El camino hacia la final fue épico. Espanyol dejó atrás a equipos de renombre como el Borussia Mönchengladbach y el St. Etienne, demostrando un juego atractivo y una solidez defensiva que se convirtió en su sello distintivo. La afición, que siempre había apoyado fielmente al equipo, vio cómo sus sueños europeos empezaban a hacerse realidad, llenando el Estadio de Sarrià en cada partido con un ambiente electrizante.

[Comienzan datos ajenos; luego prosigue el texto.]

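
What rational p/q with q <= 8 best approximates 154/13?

Expand x = 154/13 as a continued fraction with the Euclidean algorithm:
  154 = 11*13 + 11, so a_0 = 11.
  13 = 1*11 + 2, so a_1 = 1.
  11 = 5*2 + 1, so a_2 = 5.
  2 = 2*1 + 0, so a_3 = 2.
so x = [11; 1, 5, 2].
Convergents (p_i = a_i*p_{i-1} + p_{i-2}, q_i = a_i*q_{i-1} + q_{i-2} with p_{-2}=0, p_{-1}=1, q_{-2}=1, q_{-1}=0), until the denominator exceeds 8:
  i=0: a_0=11, p_0 = 11*1 + 0 = 11, q_0 = 11*0 + 1 = 1.
  i=1: a_1=1, p_1 = 1*11 + 1 = 12, q_1 = 1*1 + 0 = 1.
  i=2: a_2=5, p_2 = 5*12 + 11 = 71, q_2 = 5*1 + 1 = 6.
  i=3: a_3=2, p_3 = 2*71 + 12 = 154, q_3 = 2*6 + 1 = 13.
q_3 = 13 > 8, so the last convergent with denominator <= 8 is p_2/q_2 = 71/6.
The closest fraction with denominator <= 8 is either p_2/q_2 or the intermediate fraction (k*p_2 + p_1)/(k*q_2 + q_1) with the largest k >= 1 whose denominator stays <= 8; these approach x as k grows, and every other convergent or intermediate fraction in range is farther away.
Largest k: floor((8 - q_1)/q_2) = floor((8 - 1)/6) = 1.
That gives (1*71 + 12)/(1*6 + 1) = 83/7.
Compare the errors: |x - 71/6| = |154*6 - 71*13|/(13*6) = 1/78, and |x - 83/7| = |154*7 - 83*13|/(13*7) = 1/91.
Cross-multiplying, 1*78 = 78 < 91 = 1*91, so 1/91 is smaller: the intermediate fraction 83/7 is closer to x than 71/6.

83/7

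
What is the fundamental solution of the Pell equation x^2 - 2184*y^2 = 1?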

El partido final, disputado en el mítico Estadio de Wembley, fue un momento culminante para el club. Aunque Espanyol no logró alzarse con el trofeo, su presencia en esta final dejó una huella indeleble en la memoria colectiva de los pericos. La actuación del equipo, liderado por figuras icónicas como el delantero Manuel 'Manolo' Fernández y el defensa José Antonio Camacho, mostró que Espanyol tenía la capacidad de competir al más alto nivel.
La final de 1968 no solo fue un evento deportivo, sino un fenómeno cultural que unió a la afición bajo una misma bandera. La pasión y el fervor de los seguidores espanyolistas se vieron reflejados en las calles de Barcelona, donde los aficionados celebraron la llegada del equipo a la final como un triunfo colectivo. La historia de esa campaña europea se ha convertido en un legado que sigue inspirando a generaciones de pericos y reafirmando su identidad.
Hoy, a más de cinco décadas de aquel memorable 1968, RCD Espanyol continúa luchando por recuperar su lugar en la élite del fútbol español y europeo. No obstante, la hazaña de alcanzar la final de la Copa de Ferias permanece grabada en el corazón de todos los aficionados, recordándoles que, a pesar de los altibajos, la pasión por el club es inquebrantable y siempre habrá un camino hacia la gloria.